Remember that there are other factors that affect rankings such as: number of installs, app engagement, number of uninstalls and much more. So just like anything else in ASO, there is no one strategy that will work all the time and things may change. You still need to test your keywords to find out if this works for your apps.
First, let's research this keyword with our Keyword Research module for Google Play and find out how competitive it is. It has a Difficulty Score of 2, so it is not hard to rank for this keyword.
When you search for this keyword on Google Play, almost all of the first 24 apps have the keyword in their app name. We aren't too interested in these apps because we know that having the keyword in the title of the app already gives it a huge advantage.
However, apps #1 and #2 are worth mentioning. The app that ranks #1 for this keyword does not actually have the keyword in its name or the first 167 characters of the description. But it does have a name that is close: Bardbarian, which appears in both.
Google's algorithm probably thinks that Bardbarian is close enough or might be a variation of the word. One thought to consider when naming your app.
The app that ranks #2 for this keyword is called Barbarian Horde. Not so unusual.
What is unusual is that the app beats out other apps that have a lot more downloads and ratings, as you will see in a minute. It also has the shortest app description ever. But as you can see, it does have "barbarian" in the first 167 characters. Since this keyword is not so competitive, it may be easier to get away with a shorter description.
But where things really start to get interesting is at position #25. This is where Clash of Clans ranks for this keyword. As we mentioned above, CoC is a huge app with millions of downloads, yet it is only able to rank #25 for this keyword.
The reason that it does rank for this keyword is that it has the keyword in its description. It also happens to be in the first 167 characters.
At position #27, Catapult Lite is another app that does not have the keyword in its name, but it is the first keyword in the description. The number of installs of this app is good, but the average rating and number of ratings are not great. Yet it still ranks pretty well for this keyword.
But this is an easy keyword to rank for. What if we examine a more difficult keyword?
This keyword is significantly harder to rank for, as we can see from its 8.6 Difficulty Score.
Again, we are going to look for instances where apps rank for the keyword, but don't have the keyword in the name. Most of the top apps have some variation of "run" in their names.

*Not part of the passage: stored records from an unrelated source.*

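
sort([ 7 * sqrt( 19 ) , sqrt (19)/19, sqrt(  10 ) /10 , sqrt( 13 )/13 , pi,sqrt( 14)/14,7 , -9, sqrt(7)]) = [ - 9, sqrt( 19)/19, sqrt(14 )/14,sqrt( 13 ) /13,sqrt(10 ) /10,sqrt(7 ), pi  ,  7,7*sqrt( 19 )]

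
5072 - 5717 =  - 645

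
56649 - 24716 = 31933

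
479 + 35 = 514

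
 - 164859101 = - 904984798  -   - 740125697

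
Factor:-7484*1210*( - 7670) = 2^4*5^2*11^2*13^1*59^1*1871^1 = 69456758800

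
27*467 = 12609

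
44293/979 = 45 + 238/979 = 45.24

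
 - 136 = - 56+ - 80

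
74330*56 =4162480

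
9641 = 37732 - 28091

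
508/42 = 254/21 = 12.10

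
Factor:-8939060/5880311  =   - 2^2*5^1* 13^1*47^( - 1 )*34381^1*125113^( -1)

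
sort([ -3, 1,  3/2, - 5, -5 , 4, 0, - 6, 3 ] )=[-6, - 5, - 5, - 3, 0, 1, 3/2,3,4]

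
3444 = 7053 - 3609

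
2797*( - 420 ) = - 1174740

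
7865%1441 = 660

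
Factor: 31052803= 1549^1*20047^1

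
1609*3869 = 6225221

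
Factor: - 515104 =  -2^5 * 16097^1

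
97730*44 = 4300120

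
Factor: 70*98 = 6860 =2^2*5^1*7^3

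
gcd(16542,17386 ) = 2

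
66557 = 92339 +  - 25782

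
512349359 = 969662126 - 457312767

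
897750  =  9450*95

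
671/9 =74+5/9 = 74.56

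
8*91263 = 730104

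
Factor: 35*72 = 2^3*3^2*5^1*7^1 = 2520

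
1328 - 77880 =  - 76552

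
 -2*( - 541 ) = 1082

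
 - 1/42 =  - 1 + 41/42 = - 0.02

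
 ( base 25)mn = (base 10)573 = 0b1000111101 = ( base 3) 210020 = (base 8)1075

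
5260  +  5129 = 10389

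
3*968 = 2904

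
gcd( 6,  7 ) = 1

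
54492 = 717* 76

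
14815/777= 14815/777 =19.07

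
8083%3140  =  1803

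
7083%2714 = 1655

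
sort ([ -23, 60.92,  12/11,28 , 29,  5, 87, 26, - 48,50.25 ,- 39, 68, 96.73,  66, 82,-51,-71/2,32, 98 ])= [-51, - 48, - 39, - 71/2, - 23, 12/11,5, 26 , 28, 29, 32,50.25 , 60.92, 66,68,82,87, 96.73,98]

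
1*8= 8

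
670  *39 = 26130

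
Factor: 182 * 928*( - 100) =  - 16889600= - 2^8*5^2*7^1*13^1*29^1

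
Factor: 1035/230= 2^( - 1)*3^2  =  9/2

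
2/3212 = 1/1606 = 0.00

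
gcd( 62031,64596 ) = 3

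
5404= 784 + 4620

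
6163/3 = 2054 + 1/3= 2054.33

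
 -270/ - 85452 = 45/14242 = 0.00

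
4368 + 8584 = 12952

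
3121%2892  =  229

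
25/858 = 25/858 = 0.03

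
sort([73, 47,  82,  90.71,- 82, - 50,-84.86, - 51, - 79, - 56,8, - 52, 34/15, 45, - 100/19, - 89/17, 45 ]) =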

The first app that does not is Couch to 5K. It could be argued that Google's search algorithm might identify "5K" as a word closely related to running. But for simplicity, let's take the name of the app at face value.
When we look at the app's description we find that "running" is the seventh word.
Since that app might have a running related keyword in its name, let's find another app that doesn't. Four positions later, we find the popular game Subway Surfers. Neither of these words could be considered to be very closely related to "running."
When we look at their app description, we find that they don't actually have any form of "run" in their description. However, the first word in the description is "dash," a closely related world. This is another example of how the Google search algorithm is good at identifying closely related keywords and ranking apps accordingly.
We could provide many more examples, but you get the idea. The best thing to do right now is to try it for yourself. Examine some of your target keywords and the top apps that rank for those keywords.
Just like everything else in App Store Optimization, this is not a silver bullet. You will still need to test it to see if it works for your app and category.
There are other known ranking factors that we have not taken into account. Things like: uninstalls, engagement and retention are not shown on each app's page, but are factored into the rankings.
We may consider doing a more in-depth post on this in the future. But if this interests you, be sure to test it on your next description update.